Hence, being flush with more RECs than needed for compliance under any scenario, Xcel saw an opportunity to sell its excess RECs to utilities in California that were having difficulty complying with that state's RPS.  The term "hybrid REC" came about because California, ever hungry for electricity, required that RECs generated outside the state be bundled with energy from another source that could be imported into the state.  In the process, the company has made an obscene profit from the sale of these excess RECs that have been bought and paid for by Colorado consumers with interest.  In return for employing its "skill" in effectuating such transactions, Xcel thought that it should be allowed to retain an astonishing 40% of the proceeds with the remainder being used to buy down the deficit in its renewable accounts (known as the RESA deferred account) so that it could.... you guessed it.... acquire even more RECs at consumer expense for it to sell at a profit using OPM (that's Other People's Money).  Keep in mind that we're talking about margins well into the eight and approaching nine figures here (that's without the decimal point) so this was not exactly pocket change (OK, that's tens and approaching hundreds of millions of dollars in play).  This was about as close to a perpetual motion money making machine as I've ever seen.

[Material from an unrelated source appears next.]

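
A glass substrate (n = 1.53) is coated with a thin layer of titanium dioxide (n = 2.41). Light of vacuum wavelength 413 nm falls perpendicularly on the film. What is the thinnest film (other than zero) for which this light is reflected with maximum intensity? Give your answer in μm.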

The PUC's staff, the Office of Consumer Counsel, large industrial customers and others did recognize that the company should be credited with some finder's fee for identifying these trading opportunities but nowhere near 40%.  They also differed on the mechanism through which the customer share should be returned to ratepayers.  On Tuesday, after volumes of testimony submitted by all sides and aborted settlement negotiations that failed to yield an acceptable outcome, the commission deliberated and made its decision.  Where did they come down?

The ultimate decision awarded Xcel even less than the 20% share proposed by the PUC staff and most of the other intervenors.  The outcome was that Xcel could retain 20% of the first $10 million in margins, 15% of margins greater than $10 million and up to $30 million, and only 10% of margins beyond $30 million -- proof that it doesn't pay to be greedy.  These sharing percentages are to remain in effect through 2014 after which the PUC could reevaluate the situation.  As to the mechanism for returning the customer share, here is where the PUC could have done a better job.  Concerned about the deficit in the RESA deferred account that is well into the tens of millions of dollars (see my RPS rate cap presentation posted elsewhere on this blog), the commission elected to first use the proceeds to pay down the RESA, but I am a bit less concerned about that now that the commission has indicated its intent to keep a closer eye on this.  As is typical we'll have to wait for the final written decision, to be followed by the inevitable RRR (that's application for rehearing, reargument, and reconsideration) before we're fully comfortable with this outcome.  And, unfortunately, none of this completely mitigates the boom and bust I spoke about earlier or the need to transition to clean energy in a sustainable manner as the utility, in its active resource planning docket, has made it clear that it doesn't need any more renewable generation for some time to come.

As for Xcel's application for interim rate relief (docket 11M-951E) that was rejected by the commission on Wednesday, Chairman Epel said it best when he noted that without some showing of adversity, "there is no need for rate relief."  Though their reasons differed, the three commissioners came down on the side of rejecting the interim rate hike.  Commissioner Tarpey noted that the company is already close to its authorized rate of return and Commissioner Baker was the closest to granting the request noting that "regulatory lag could be considered a form of adversity." Fortunately, neither of the other two commissioners bought that argument.  And, while this is encouraging, Xcel still has before the commission its request for a $142 million rate increase (docket 11AL-947E) which has yet to be adjudicated.  All this decision did was prevent the utility from collecting the lion's share of that request prior to a final decision in that case.  Thus, continued vigilance by the public is still necessary.